Samsung’s Galaxy Tab S9 Ultra is a 14.6-inch slab that’s great for multitasking

Powerful and versatile for some, but big and expensive for others

The Pros

  • Snapdragon 8 Gen 2 for Galaxy ensures powerful performance
  • Premium design and build
  • Upgraded S-Pen charging with water resistance
  • Loud and clear speakers

The Cons

  • Sluggish charging
  • No 5G/LTE model in Canada
  • Awkward to hold for long durations
  • Camera notch is the same as last year

Samsung’s latest top-of-the-line flagship tablet, the Tab S9 Ultra, is a literal powerhouse; the tablet excels at everything. In my time using it, with its expansive 14.6-inch display, it performed like a full-on laptop. But with power comes great responsibility, and the Tab S9 Ultra’s large form factor is exactly what makes it difficult to use as a tablet.

Don’t get me wrong, the tablet offers some of the best cutting-edge features, especially for those who want it to double as a productivity device or as a canvas for drawing. Its premium and futuristic design also makes it feel good in the hand. But at the same time, its 12.85-inches x 8.21-inches x 0.22-inches dimensions and modest 732g (1.61lb) weight make it a chore to hold the Tab S9 Ultra like a tablet.

The device, at first glance, is not very different from its predecessor, the Tab S8 Ultra.
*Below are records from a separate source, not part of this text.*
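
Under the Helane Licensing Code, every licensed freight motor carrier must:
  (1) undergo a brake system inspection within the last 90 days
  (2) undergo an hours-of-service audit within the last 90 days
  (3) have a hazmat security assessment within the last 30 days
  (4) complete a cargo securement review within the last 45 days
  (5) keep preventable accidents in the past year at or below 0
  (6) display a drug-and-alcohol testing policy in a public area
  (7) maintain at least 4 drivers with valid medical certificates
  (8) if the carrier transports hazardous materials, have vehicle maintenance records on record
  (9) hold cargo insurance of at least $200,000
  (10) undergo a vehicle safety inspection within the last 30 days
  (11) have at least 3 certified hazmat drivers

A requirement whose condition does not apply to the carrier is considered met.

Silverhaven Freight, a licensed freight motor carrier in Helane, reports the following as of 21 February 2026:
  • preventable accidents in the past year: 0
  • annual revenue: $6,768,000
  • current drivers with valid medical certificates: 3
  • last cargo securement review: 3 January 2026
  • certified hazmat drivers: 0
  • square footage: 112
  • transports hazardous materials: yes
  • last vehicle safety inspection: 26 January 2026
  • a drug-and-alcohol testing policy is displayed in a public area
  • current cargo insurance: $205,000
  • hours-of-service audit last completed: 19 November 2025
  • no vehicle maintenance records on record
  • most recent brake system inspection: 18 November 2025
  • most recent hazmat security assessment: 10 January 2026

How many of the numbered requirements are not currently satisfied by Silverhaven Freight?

1. brake system inspection 95 days ago vs limit 90 → not met
2. hours-of-service audit 94 days ago vs limit 90 → not met
3. hazmat security assessment 42 days ago vs limit 30 → not met
4. cargo securement review 49 days ago vs limit 45 → not met
5. preventable accidents in the past year 0 ≤ 0 → met
6. drug-and-alcohol testing policy present → met
7. drivers with valid medical certificates 3 < 4 → not met
8. condition 'transports hazardous materials' holds; vehicle maintenance records absent → not met
9. cargo insurance $205,000 ≥ $200,000 → met
10. vehicle safety inspection 26 days ago vs limit 30 → met
11. certified hazmat drivers 0 < 3 → not met
Not met: 7 of 11

7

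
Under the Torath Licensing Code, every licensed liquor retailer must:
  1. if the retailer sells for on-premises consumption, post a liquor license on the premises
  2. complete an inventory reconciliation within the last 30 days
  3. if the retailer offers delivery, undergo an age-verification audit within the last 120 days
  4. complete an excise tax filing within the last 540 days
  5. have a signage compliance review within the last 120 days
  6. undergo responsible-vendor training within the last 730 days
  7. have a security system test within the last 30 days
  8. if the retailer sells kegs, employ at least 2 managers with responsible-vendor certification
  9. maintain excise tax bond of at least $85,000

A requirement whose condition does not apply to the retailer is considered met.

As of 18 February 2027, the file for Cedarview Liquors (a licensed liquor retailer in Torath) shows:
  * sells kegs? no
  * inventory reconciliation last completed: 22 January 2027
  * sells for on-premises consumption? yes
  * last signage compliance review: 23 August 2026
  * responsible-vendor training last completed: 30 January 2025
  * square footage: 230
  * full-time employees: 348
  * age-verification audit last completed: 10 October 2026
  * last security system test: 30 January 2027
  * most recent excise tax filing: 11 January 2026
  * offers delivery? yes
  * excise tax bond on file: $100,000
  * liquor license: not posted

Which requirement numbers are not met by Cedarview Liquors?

1, 3, 5, 6

1. condition 'sells for on-premises consumption' holds; liquor license absent → not met
2. inventory reconciliation 27 days ago vs limit 30 → met
3. condition 'offers delivery' holds; age-verification audit 131 days ago vs limit 120 → not met
4. excise tax filing 403 days ago vs limit 540 → met
5. signage compliance review 179 days ago vs limit 120 → not met
6. responsible-vendor training 749 days ago vs limit 730 → not met
7. security system test 19 days ago vs limit 30 → met
8. condition 'sells kegs' does not hold → requirement n/a → met
9. excise tax bond $100,000 ≥ $85,000 → met
Not met: 1, 3, 5, 6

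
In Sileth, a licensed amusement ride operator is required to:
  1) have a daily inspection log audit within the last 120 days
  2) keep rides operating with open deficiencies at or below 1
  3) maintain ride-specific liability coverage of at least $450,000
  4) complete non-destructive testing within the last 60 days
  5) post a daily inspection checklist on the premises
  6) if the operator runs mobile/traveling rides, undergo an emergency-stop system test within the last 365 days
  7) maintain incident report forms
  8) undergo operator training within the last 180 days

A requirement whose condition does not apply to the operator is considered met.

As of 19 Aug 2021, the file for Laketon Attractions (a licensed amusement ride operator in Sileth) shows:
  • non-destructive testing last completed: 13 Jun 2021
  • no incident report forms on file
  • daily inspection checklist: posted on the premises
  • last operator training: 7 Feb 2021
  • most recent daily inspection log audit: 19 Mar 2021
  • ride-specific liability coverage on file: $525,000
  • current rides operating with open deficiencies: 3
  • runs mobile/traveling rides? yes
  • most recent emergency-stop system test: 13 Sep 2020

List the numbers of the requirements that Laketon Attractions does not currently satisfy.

1. daily inspection log audit 153 days ago vs limit 120 → not met
2. rides operating with open deficiencies 3 > 1 → not met
3. ride-specific liability coverage $525,000 ≥ $450,000 → met
4. non-destructive testing 67 days ago vs limit 60 → not met
5. daily inspection checklist present → met
6. condition 'runs mobile/traveling rides' holds; emergency-stop system test 340 days ago vs limit 365 → met
7. incident report forms absent → not met
8. operator training 193 days ago vs limit 180 → not met
Not met: 1, 2, 4, 7, 8

1, 2, 4, 7, 8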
Both tablets feature a large 14.6-inch display, S-Pen support and powerful performance. Design-wise, the Tab S9 Ultra can be used while you’re sitting in the bath as it fills up, thanks to the IP68 rating for dust and water resistance, which the Tab S8 Ultra lacks. The Tab S9 Ultra also comes in two colour options: ‘Graphite’ and ‘Beige,’ while the Tab S8 Ultra only comes in Graphite.

The front and rear camera placement on the S9 Ultra is precisely the same as the Tab S8 Ultra, albeit the S-Pen charging slot is not connected to the rear charging slot like it was in last year’s tablet.

The display dimensions of this year’s tablet are identical to last year’s, although the Tab S9 Ultra features a 14.6-inch Dynamic AMOLED 2X that can go from 60Hz to 120Hz, depending on the scene. In contrast, the Tab S8 Ultra features a 14.6-inch Super AMOLED display with a 120Hz refresh rate.

The Tab S9 Ultra is also super bright. It features a peak brightness of 930 nits, though I often used the tablet at the 50-60 percent brightness mark, which was optimal for most tasks. At peak brightness, the tab did get extremely bright for indoor viewing. The Tab S8 Ultra, on the other hand, features a 420 nits peak brightness.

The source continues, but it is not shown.